Four-year-old Elizabeth Sidwell has spastic quadriplegic cerebral palsy and, as a result, she can’t walk, talk or feed herself. Her mother had heard about a program, “Go Baby Go,” where volunteer engineers modified toy cars so that children with limited mobility could use them.
Last month, students at the Georgia Institute of Technology brought the program to their school. Through “Go Baby Go,” they turned a pink plastic “Hello Kitty” car into a one-of-a-kind convertible for 4-year-old Elizabeth. The modifications allow Elizabeth to move herself around with the touch of a button.

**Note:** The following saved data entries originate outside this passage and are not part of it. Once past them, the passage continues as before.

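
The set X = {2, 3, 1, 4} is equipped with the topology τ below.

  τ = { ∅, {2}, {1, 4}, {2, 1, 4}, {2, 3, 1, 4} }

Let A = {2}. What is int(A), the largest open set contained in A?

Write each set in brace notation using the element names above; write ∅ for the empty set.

open subsets of A: ∅, {2}; so int(A) = {2}

{2}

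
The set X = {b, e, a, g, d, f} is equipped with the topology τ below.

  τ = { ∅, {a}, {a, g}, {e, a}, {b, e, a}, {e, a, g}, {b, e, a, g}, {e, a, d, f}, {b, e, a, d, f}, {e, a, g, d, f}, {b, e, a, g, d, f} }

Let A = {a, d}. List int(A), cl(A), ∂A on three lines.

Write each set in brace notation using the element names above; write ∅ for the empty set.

opens ⊆ A: ∅, {a}; union → int = {a}
complement {b, e, g, f}; its interior ∅; cl(A) = X∖∅ = {b, e, a, g, d, f}
boundary = {b, e, a, g, d, f} ∖ {a} = {b, e, g, d, f}

int(A) = {a}
cl(A)  = {b, e, a, g, d, f}
∂A     = {b, e, g, d, f}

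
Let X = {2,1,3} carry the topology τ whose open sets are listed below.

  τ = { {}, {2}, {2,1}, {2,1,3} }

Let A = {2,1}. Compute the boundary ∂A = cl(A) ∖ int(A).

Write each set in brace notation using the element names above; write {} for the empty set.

{3}

interior: largest open inside A is {2,1} (from {}, {2}, {2,1})
cl via duality: int({3}) = {}, so X∖{} = {2,1,3}
cl∖int = {3}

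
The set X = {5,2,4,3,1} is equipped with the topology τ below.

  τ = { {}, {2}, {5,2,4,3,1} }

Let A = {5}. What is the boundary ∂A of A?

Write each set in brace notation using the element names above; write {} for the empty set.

opens ⊆ A: {}; union → int = {}
complement {2,4,3,1}; its interior {2}; cl(A) = X∖{2} = {5,4,3,1}
boundary = {5,4,3,1} ∖ {} = {5,4,3,1}

{5,4,3,1}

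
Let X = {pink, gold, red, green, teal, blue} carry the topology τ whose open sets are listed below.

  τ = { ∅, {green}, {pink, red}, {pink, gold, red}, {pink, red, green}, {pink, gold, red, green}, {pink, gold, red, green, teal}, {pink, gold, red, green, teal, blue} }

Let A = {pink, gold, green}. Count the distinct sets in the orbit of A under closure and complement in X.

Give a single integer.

complement {red, teal, blue}; its interior ∅; cl(A) = X∖∅ = {pink, gold, red, green, teal, blue}
With k = closure, c = complement:
  1. A     = {pink, gold, green}
  2. kA    = {pink, gold, red, green, teal, blue}
  3. cA    = {red, teal, blue}
  4. ckA   = ∅
  5. kcA   = {pink, gold, red, teal, blue}
  6. ckcA  = {green}
  7. kckcA = {green, teal, blue}
  8. ckckcA = {pink, gold, red}
k, c of each give nothing new

8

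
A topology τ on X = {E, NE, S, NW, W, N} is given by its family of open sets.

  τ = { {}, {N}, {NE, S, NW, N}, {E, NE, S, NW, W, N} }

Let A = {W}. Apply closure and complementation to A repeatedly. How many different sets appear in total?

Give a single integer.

6

X∖A={E, NE, S, NW, N}, int(X∖A)={NE, S, NW, N}, hence cl(A)={E, W}
Orbit (k=closure, c=complement):
  1. A     = {W}
  2. kA    = {E, W}
  3. cA    = {E, NE, S, NW, N}
  4. ckA   = {NE, S, NW, N}
  5. kcA   = {E, NE, S, NW, W, N}
  6. ckcA  = {}
(closed under both — stop)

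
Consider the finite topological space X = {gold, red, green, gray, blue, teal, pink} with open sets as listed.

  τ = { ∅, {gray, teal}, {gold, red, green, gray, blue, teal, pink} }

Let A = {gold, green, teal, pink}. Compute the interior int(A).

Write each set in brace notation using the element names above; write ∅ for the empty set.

U open, U⊆A: ∅. int(A) = ⋃ = ∅

∅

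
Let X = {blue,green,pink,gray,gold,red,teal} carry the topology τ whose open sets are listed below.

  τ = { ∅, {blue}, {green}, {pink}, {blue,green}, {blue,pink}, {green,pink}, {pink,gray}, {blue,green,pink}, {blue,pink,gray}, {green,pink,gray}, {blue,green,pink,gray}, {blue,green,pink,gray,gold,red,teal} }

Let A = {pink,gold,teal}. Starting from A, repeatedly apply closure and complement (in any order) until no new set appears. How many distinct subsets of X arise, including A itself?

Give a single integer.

8

closure: X∖int(X∖A) = X∖{blue,green} = {pink,gray,gold,red,teal}
Let k=closure and c=complement:
  1. A     = {pink,gold,teal}
  2. kA    = {pink,gray,gold,red,teal}
  3. cA    = {blue,green,gray,red}
  4. ckA   = {blue,green}
  5. kcA   = {blue,green,gray,gold,red,teal}
  6. kckA  = {blue,green,gold,red,teal}
  7. ckcA  = {pink}
  8. ckckA = {pink,gray}
— saturated at 8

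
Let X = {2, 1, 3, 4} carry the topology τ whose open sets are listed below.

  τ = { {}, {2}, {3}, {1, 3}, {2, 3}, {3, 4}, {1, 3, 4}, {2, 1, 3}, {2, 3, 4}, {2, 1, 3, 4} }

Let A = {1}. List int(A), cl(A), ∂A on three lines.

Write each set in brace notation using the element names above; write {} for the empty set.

int(A) = {}
cl(A)  = {1}
∂A     = {1}

open subsets of A: {}; so int(A) = {}
closure: X∖int(X∖A) = X∖{2, 3, 4} = {1}
∂A = {1} minus {} = {1}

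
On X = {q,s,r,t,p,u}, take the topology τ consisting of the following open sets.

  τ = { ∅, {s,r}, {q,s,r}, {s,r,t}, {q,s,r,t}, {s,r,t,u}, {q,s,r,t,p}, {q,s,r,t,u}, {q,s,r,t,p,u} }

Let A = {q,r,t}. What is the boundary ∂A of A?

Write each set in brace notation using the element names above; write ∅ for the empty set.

interior: largest open inside A is ∅ (from ∅)
cl via duality: int({s,p,u}) = ∅, so X∖∅ = {q,s,r,t,p,u}
cl∖int = {q,s,r,t,p,u}

{q,s,r,t,p,u}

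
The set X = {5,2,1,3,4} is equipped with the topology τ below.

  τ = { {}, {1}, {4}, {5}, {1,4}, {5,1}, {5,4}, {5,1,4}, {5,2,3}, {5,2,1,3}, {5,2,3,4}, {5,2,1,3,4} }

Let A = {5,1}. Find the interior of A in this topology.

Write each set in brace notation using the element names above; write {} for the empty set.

U open, U⊆A: {}, {5}, {1}, {5,1}. int(A) = ⋃ = {5,1}

{5,1}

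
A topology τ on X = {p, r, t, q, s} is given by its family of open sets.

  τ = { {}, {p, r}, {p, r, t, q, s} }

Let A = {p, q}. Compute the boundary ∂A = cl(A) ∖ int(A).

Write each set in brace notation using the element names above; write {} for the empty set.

{p, r, t, q, s}

U open, U⊆A: {}. int(A) = ⋃ = {}
X∖A={r, t, s}, int(X∖A)={}, hence cl(A)={p, r, t, q, s}
∂A: remove int from cl → {p, r, t, q, s}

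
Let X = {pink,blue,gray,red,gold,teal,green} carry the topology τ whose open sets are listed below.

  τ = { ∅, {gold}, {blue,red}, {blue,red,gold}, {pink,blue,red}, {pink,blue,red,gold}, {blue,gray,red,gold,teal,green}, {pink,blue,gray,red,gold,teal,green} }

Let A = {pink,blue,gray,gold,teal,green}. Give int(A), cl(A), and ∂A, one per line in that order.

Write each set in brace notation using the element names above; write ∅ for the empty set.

int(A) = {gold}
cl(A)  = {pink,blue,gray,red,gold,teal,green}
∂A     = {pink,blue,gray,red,teal,green}

U open, U⊆A: ∅, {gold}. int(A) = ⋃ = {gold}
X∖A={red}, int(X∖A)=∅, hence cl(A)={pink,blue,gray,red,gold,teal,green}
∂A: remove int from cl → {pink,blue,gray,red,teal,green}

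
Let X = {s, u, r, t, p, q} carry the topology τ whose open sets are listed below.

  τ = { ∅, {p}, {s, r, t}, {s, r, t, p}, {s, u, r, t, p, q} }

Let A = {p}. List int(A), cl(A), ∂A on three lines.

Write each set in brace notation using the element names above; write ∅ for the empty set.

int(A) = {p}
cl(A)  = {u, p, q}
∂A     = {u, q}

open subsets of A: ∅, {p}; so int(A) = {p}
closure: X∖int(X∖A) = X∖{s, r, t} = {u, p, q}
∂A = {u, p, q} minus {p} = {u, q}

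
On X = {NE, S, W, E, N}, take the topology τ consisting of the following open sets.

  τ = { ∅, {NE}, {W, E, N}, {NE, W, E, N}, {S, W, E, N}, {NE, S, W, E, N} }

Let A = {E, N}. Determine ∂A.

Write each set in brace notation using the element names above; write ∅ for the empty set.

U open, U⊆A: ∅. int(A) = ⋃ = ∅
X∖A={NE, S, W}, int(X∖A)={NE}, hence cl(A)={S, W, E, N}
∂A: remove int from cl → {S, W, E, N}

{S, W, E, N}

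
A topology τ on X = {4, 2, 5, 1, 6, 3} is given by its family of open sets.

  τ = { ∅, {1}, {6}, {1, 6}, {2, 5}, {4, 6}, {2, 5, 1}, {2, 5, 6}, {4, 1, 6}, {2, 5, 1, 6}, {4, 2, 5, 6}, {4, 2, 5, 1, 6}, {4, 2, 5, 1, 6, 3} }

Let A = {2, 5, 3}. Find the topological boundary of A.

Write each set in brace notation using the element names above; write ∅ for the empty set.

{3}

U open, U⊆A: ∅, {2, 5}. int(A) = ⋃ = {2, 5}
X∖A={4, 1, 6}, int(X∖A)={4, 1, 6}, hence cl(A)={2, 5, 3}
∂A: remove int from cl → {3}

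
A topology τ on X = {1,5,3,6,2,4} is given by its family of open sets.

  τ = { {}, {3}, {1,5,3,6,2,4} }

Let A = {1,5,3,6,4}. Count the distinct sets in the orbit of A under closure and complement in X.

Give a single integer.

6

complement {2}; its interior {}; cl(A) = X∖{} = {1,5,3,6,2,4}
With k = closure, c = complement:
  1. A     = {1,5,3,6,4}
  2. kA    = {1,5,3,6,2,4}
  3. cA    = {2}
  4. ckA   = {}
  5. kcA   = {1,5,6,2,4}
  6. ckcA  = {3}
k, c of each give nothing new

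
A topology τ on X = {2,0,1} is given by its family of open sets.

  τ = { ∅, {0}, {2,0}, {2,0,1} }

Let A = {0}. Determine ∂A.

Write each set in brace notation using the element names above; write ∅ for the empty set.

U open, U⊆A: ∅, {0}. int(A) = ⋃ = {0}
X∖A={2,1}, int(X∖A)=∅, hence cl(A)={2,0,1}
∂A: remove int from cl → {2,1}

{2,1}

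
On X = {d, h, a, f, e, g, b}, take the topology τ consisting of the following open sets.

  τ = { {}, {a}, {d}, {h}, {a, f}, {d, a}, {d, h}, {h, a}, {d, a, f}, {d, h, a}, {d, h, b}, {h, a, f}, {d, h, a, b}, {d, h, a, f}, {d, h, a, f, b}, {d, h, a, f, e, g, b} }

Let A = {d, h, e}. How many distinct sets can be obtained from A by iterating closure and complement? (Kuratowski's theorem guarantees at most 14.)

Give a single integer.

complement {a, f, g, b}; its interior {a, f}; cl(A) = X∖{a, f} = {d, h, e, g, b}
With k = closure, c = complement:
  1. A     = {d, h, e}
  2. kA    = {d, h, e, g, b}
  3. cA    = {a, f, g, b}
  4. ckA   = {a, f}
  5. kcA   = {a, f, e, g, b}
  6. kckA  = {a, f, e, g}
  7. ckcA  = {d, h}
  8. ckckA = {d, h, b}
k, c of each give nothing new

8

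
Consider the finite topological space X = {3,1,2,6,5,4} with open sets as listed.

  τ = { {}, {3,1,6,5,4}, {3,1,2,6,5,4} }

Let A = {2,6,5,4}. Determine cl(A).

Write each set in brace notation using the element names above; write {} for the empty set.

cl via duality: int({3,1}) = {}, so X∖{} = {3,1,2,6,5,4}

{3,1,2,6,5,4}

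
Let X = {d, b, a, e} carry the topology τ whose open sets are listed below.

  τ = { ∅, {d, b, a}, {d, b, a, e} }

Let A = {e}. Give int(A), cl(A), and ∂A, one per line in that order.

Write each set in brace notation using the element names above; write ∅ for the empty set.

U open, U⊆A: ∅. int(A) = ⋃ = ∅
X∖A={d, b, a}, int(X∖A)={d, b, a}, hence cl(A)={e}
∂A: remove int from cl → {e}

int(A) = ∅
cl(A)  = {e}
∂A     = {e}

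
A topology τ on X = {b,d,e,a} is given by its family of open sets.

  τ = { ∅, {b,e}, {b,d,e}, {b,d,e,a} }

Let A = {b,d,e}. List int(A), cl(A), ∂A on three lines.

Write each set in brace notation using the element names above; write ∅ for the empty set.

int(A) = {b,d,e}
cl(A)  = {b,d,e,a}
∂A     = {a}

U open, U⊆A: ∅, {b,e}, {b,d,e}. int(A) = ⋃ = {b,d,e}
X∖A={a}, int(X∖A)=∅, hence cl(A)={b,d,e,a}
∂A: remove int from cl → {a}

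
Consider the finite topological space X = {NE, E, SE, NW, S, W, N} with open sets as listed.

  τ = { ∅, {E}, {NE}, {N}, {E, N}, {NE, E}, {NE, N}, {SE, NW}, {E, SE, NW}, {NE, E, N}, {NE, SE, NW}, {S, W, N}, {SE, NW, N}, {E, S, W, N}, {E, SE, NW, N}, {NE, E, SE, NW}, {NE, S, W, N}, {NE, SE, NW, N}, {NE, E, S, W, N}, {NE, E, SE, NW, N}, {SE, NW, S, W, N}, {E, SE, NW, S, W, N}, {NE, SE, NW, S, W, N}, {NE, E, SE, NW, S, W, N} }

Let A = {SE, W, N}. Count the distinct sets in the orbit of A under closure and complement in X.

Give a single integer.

8

closure: X∖int(X∖A) = X∖{NE, E} = {SE, NW, S, W, N}
Let k=closure and c=complement:
  1. A     = {SE, W, N}
  2. kA    = {SE, NW, S, W, N}
  3. cA    = {NE, E, NW, S}
  4. ckA   = {NE, E}
  5. kcA   = {NE, E, SE, NW, S, W}
  6. ckcA  = {N}
  7. kckcA = {S, W, N}
  8. ckckcA = {NE, E, SE, NW}
— saturated at 8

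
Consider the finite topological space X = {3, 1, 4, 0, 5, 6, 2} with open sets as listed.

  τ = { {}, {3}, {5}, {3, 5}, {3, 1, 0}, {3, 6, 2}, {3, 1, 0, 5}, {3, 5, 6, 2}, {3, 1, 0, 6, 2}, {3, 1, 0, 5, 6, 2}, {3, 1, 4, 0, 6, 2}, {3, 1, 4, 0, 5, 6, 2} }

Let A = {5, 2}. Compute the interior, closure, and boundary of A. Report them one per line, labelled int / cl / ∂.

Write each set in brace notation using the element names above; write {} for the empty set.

int(A) = {5}
cl(A)  = {4, 5, 6, 2}
∂A     = {4, 6, 2}

open subsets of A: {}, {5}; so int(A) = {5}
closure: X∖int(X∖A) = X∖{3, 1, 0} = {4, 5, 6, 2}
∂A = {4, 5, 6, 2} minus {5} = {4, 6, 2}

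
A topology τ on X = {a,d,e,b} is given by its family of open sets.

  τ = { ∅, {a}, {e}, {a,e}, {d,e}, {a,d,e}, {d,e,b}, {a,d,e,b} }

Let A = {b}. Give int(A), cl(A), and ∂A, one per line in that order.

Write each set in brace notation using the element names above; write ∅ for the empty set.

interior: largest open inside A is ∅ (from ∅)
cl via duality: int({a,d,e}) = {a,d,e}, so X∖{a,d,e} = {b}
cl∖int = {b}

int(A) = ∅
cl(A)  = {b}
∂A     = {b}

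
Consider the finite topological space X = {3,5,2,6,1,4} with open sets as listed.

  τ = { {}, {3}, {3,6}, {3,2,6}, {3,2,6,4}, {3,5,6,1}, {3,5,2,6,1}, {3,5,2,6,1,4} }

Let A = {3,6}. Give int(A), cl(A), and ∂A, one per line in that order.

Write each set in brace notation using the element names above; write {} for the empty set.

U open, U⊆A: {}, {3}, {3,6}. int(A) = ⋃ = {3,6}
X∖A={5,2,1,4}, int(X∖A)={}, hence cl(A)={3,5,2,6,1,4}
∂A: remove int from cl → {5,2,1,4}

int(A) = {3,6}
cl(A)  = {3,5,2,6,1,4}
∂A     = {5,2,1,4}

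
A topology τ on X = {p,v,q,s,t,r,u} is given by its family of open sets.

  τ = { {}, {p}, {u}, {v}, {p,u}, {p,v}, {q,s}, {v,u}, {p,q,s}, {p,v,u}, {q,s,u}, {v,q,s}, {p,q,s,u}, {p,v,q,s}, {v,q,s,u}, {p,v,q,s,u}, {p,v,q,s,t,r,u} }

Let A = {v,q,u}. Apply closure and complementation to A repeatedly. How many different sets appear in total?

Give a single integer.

10

cl via duality: int({p,s,t,r}) = {p}, so X∖{p} = {v,q,s,t,r,u}
Write k for closure, c for complement:
  1. A     = {v,q,u}
  2. kA    = {v,q,s,t,r,u}
  3. cA    = {p,s,t,r}
  4. ckA   = {p}
  5. kcA   = {p,q,s,t,r}
  6. kckA  = {p,t,r}
  7. ckcA  = {v,u}
  8. ckckA = {v,q,s,u}
  9. kckcA = {v,t,r,u}
  10. ckckcA = {p,q,s}
applying k or c yields no new set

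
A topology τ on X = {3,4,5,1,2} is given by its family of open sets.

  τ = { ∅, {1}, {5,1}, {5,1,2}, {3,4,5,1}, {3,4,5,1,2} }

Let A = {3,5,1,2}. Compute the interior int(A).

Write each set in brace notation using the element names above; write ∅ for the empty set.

opens ⊆ A: ∅, {1}, {5,1}, {5,1,2}; union → int = {5,1,2}

{5,1,2}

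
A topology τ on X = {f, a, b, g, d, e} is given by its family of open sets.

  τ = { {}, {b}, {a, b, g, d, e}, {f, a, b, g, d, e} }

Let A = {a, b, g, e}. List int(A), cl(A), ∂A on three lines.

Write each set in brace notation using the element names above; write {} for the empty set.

U open, U⊆A: {}, {b}. int(A) = ⋃ = {b}
X∖A={f, d}, int(X∖A)={}, hence cl(A)={f, a, b, g, d, e}
∂A: remove int from cl → {f, a, g, d, e}

int(A) = {b}
cl(A)  = {f, a, b, g, d, e}
∂A     = {f, a, g, d, e}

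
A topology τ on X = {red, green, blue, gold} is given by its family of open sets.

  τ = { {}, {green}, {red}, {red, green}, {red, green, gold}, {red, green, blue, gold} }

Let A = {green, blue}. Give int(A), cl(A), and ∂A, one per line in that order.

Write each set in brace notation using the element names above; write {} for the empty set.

int(A) = {green}
cl(A)  = {green, blue, gold}
∂A     = {blue, gold}

U open, U⊆A: {}, {green}. int(A) = ⋃ = {green}
X∖A={red, gold}, int(X∖A)={red}, hence cl(A)={green, blue, gold}
∂A: remove int from cl → {blue, gold}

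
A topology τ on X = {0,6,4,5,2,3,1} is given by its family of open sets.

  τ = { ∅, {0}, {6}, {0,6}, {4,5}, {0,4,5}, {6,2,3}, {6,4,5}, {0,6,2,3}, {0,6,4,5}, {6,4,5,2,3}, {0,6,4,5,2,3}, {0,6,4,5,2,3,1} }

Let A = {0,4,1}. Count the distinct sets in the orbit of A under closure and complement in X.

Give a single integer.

closure: X∖int(X∖A) = X∖{6,2,3} = {0,4,5,1}
Let k=closure and c=complement:
  1. A     = {0,4,1}
  2. kA    = {0,4,5,1}
  3. cA    = {6,5,2,3}
  4. ckA   = {6,2,3}
  5. kcA   = {6,4,5,2,3,1}
  6. kckA  = {6,2,3,1}
  7. ckcA  = {0}
  8. ckckA = {0,4,5}
  9. kckcA = {0,1}
  10. ckckcA = {6,4,5,2,3}
— saturated at 10

10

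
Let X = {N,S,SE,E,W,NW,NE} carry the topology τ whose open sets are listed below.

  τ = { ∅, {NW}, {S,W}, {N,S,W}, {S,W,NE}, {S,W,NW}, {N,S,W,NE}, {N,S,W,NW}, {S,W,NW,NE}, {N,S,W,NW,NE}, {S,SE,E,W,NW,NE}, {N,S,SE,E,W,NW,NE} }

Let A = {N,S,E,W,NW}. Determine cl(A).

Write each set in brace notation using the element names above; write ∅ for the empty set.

complement {SE,NE}; its interior ∅; cl(A) = X∖∅ = {N,S,SE,E,W,NW,NE}

{N,S,SE,E,W,NW,NE}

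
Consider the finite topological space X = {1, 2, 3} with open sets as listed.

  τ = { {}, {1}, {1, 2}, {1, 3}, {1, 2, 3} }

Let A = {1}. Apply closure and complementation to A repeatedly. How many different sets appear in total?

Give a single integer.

closure: X∖int(X∖A) = X∖{} = {1, 2, 3}
Let k=closure and c=complement:
  1. A     = {1}
  2. kA    = {1, 2, 3}
  3. cA    = {2, 3}
  4. ckA   = {}
— saturated at 4

4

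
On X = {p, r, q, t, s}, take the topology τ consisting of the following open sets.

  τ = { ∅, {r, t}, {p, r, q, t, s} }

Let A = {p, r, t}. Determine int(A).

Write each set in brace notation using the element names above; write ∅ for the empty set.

{r, t}

U open, U⊆A: ∅, {r, t}. int(A) = ⋃ = {r, t}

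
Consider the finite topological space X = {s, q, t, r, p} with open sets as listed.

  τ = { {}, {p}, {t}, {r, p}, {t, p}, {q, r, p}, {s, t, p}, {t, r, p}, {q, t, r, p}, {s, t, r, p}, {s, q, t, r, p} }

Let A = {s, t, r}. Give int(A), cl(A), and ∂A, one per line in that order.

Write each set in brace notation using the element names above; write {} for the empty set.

opens ⊆ A: {}, {t}; union → int = {t}
complement {q, p}; its interior {p}; cl(A) = X∖{p} = {s, q, t, r}
boundary = {s, q, t, r} ∖ {t} = {s, q, r}

int(A) = {t}
cl(A)  = {s, q, t, r}
∂A     = {s, q, r}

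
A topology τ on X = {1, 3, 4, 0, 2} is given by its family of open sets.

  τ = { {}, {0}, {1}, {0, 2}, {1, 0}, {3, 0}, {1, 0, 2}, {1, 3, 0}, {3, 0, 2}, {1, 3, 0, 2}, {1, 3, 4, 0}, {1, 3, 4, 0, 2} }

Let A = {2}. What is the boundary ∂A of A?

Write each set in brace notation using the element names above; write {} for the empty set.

U open, U⊆A: {}. int(A) = ⋃ = {}
X∖A={1, 3, 4, 0}, int(X∖A)={1, 3, 4, 0}, hence cl(A)={2}
∂A: remove int from cl → {2}

{2}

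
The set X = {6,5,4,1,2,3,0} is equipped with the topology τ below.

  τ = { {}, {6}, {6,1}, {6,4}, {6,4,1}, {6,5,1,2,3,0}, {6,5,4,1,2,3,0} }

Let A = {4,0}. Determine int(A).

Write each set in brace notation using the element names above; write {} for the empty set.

{}

opens ⊆ A: {}; union → int = {}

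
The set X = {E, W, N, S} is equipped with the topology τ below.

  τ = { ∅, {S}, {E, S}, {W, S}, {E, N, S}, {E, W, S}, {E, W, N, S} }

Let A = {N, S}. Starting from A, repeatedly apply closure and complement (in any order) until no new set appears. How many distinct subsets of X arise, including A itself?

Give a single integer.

X∖A={E, W}, int(X∖A)=∅, hence cl(A)={E, W, N, S}
Orbit (k=closure, c=complement):
  1. A     = {N, S}
  2. kA    = {E, W, N, S}
  3. cA    = {E, W}
  4. ckA   = ∅
  5. kcA   = {E, W, N}
  6. ckcA  = {S}
(closed under both — stop)

6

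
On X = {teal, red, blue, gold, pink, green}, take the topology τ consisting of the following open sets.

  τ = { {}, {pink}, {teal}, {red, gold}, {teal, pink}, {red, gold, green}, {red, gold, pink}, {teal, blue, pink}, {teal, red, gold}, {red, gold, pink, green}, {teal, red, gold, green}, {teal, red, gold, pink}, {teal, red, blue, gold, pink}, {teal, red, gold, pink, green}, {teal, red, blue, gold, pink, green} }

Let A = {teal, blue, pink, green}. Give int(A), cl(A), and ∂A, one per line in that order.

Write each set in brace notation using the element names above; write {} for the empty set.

opens ⊆ A: {}, {pink}, {teal}, {teal, pink}, {teal, blue, pink}; union → int = {teal, blue, pink}
complement {red, gold}; its interior {red, gold}; cl(A) = X∖{red, gold} = {teal, blue, pink, green}
boundary = {teal, blue, pink, green} ∖ {teal, blue, pink} = {green}

int(A) = {teal, blue, pink}
cl(A)  = {teal, blue, pink, green}
∂A     = {green}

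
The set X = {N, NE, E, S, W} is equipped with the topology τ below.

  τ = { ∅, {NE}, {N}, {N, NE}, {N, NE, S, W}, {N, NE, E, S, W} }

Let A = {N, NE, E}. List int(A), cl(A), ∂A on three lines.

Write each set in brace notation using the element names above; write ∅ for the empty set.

opens ⊆ A: ∅, {NE}, {N}, {N, NE}; union → int = {N, NE}
complement {S, W}; its interior ∅; cl(A) = X∖∅ = {N, NE, E, S, W}
boundary = {N, NE, E, S, W} ∖ {N, NE} = {E, S, W}

int(A) = {N, NE}
cl(A)  = {N, NE, E, S, W}
∂A     = {E, S, W}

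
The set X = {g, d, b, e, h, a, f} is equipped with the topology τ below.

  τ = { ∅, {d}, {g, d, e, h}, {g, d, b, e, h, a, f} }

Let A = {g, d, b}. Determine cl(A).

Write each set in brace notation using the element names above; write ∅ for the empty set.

closure: X∖int(X∖A) = X∖∅ = {g, d, b, e, h, a, f}

{g, d, b, e, h, a, f}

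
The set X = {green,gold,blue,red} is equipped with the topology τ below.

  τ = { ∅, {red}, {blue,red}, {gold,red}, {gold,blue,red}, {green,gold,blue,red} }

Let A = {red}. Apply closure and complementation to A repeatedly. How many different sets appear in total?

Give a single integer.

cl via duality: int({green,gold,blue}) = ∅, so X∖∅ = {green,gold,blue,red}
Write k for closure, c for complement:
  1. A     = {red}
  2. kA    = {green,gold,blue,red}
  3. cA    = {green,gold,blue}
  4. ckA   = ∅
applying k or c yields no new set

4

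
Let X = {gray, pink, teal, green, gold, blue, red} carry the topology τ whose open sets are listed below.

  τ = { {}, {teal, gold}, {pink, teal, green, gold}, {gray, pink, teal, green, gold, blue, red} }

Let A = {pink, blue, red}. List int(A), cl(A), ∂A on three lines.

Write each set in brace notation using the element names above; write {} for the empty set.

opens ⊆ A: {}; union → int = {}
complement {gray, teal, green, gold}; its interior {teal, gold}; cl(A) = X∖{teal, gold} = {gray, pink, green, blue, red}
boundary = {gray, pink, green, blue, red} ∖ {} = {gray, pink, green, blue, red}

int(A) = {}
cl(A)  = {gray, pink, green, blue, red}
∂A     = {gray, pink, green, blue, red}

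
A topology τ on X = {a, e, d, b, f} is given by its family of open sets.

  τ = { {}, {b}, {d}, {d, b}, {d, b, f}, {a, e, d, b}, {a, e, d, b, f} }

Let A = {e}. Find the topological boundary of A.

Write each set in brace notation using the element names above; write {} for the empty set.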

The team of student volunteers turned 14 other toy cars (many donated by Fisher-Price) into customized power wheels for other young children as well.
“This team of students completely transformed the car. My daughter slumps over and can’t sit up in a chair. They added buttons and pool noodles to it, just regular stuff, and rewired it so that she could sit up unassisted and reach a button to make the wheels go,” said Sidwell.
Divya Achtani, a senior, helped spearhead the project at Georgia Tech this year. She explained that the “Go Baby Go” project was originally founded at the University of Delaware but was brought to her school by a student whose cousin had Spina Bifida. Achtani and some of her classmates took months planning and executing the project. And Sidwell, for one, is grateful for the students’ efforts.
“They went to a lot of trouble and great lengths for our families. And I’m very thankful. Seeing her now in [the car] is a joy.”